The stable manifold of the equilibrium 0 of a linear ODE is precisely equal to the union of all (generalized) eigenspaces for eigenvalues that have negative real part. Namely, on these (generalized) eigenspaces, all solution curves converge (exponentially fast) to the equilibrium 0, whereas on the other eigenspaces solutions that start outside the equilbrium never converge to 0. These properties all follow from the explicit solutions of the linear ODE restricted to generalized eigenspaces. In the example at hand the matrix A has eigenvalues 1 and -1 and the eigenvector for -1 is (1,-1). Hence the stable manifold is the line through 0 and (1,-1).
• In part d, why does the model answer use the Euler-Lagrange equation rather than the conservation of the Hamiltonian?

Either route is possible. I will show here how we can obtain the answer using the conservation of the Hamiltonian. The Hamiltonain is given by $$H=y'f_{y'}[y]-f[y]=(2y)^2+(y')^2$$. The level sets $$H=c$$ are ellipses in the $$y-y'$$ plane if $$c>0$$. We observe that $$c\geq0$$. $$H=0$$ corresponds to an equilibrium. So let $$c=d^2$$. Then we have $$y'=\pm\sqrt{d^2-(2y)^2}$$ which can be solved by separation of variables
$\int dt =\int \sqrt{d^2-(2y)^2}^{-1}.$ Then $t+T=\frac{1}{2}\tan^{-1}\left(\frac{2y}{d^2-4y^2}\right),$ where $$T$$ is constant. After some algebraic manipulations, one can rewrite this as $$y=\pm d \cos(2(t+T))$$. The boundary condition $$y(0)=0$$ yields $$T=\pm\frac{\pi}{4}$$  so that $$y=\pm d \sin(2t)$$ and $$y(1)= 1$$ implies that $$y(t)=\frac{\sin(2t)}{\sin(2)}$$, in accordance with the model answer.

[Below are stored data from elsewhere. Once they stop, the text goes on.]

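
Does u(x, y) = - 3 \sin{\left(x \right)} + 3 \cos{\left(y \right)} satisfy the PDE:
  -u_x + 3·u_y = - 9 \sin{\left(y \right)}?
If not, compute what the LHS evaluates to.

Evaluate each term of the left-hand side for u = - 3 \sin{\left(x \right)} + 3 \cos{\left(y \right)}.
Derivatives:
  u_x = - 3 \cos{\left(x \right)}
  u_y = - 3 \sin{\left(y \right)}
Terms:
  -u_x = 3 \cos{\left(x \right)}
  3·u_y = - 9 \sin{\left(y \right)}
Sum: LHS = - 9 \sin{\left(y \right)} + 3 \cos{\left(x \right)}
Given right-hand side: - 9 \sin{\left(y \right)}. Difference LHS − RHS = 3 \cos{\left(x \right)} ≠ 0, so u is not a solution.

Answer: No, the LHS evaluates to - 9 \sin{\left(y \right)} + 3 \cos{\left(x \right)}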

Clearly in this case, the calculations using the Hamiltonian appear more involved than using the Euler-Lagrange equation. Which route to the answer is most efficient will depend on the example. My advice would be when approaching such a calculation, is to try one route and if it looks tedious, quickly try the other one as well to see if it makes a difference.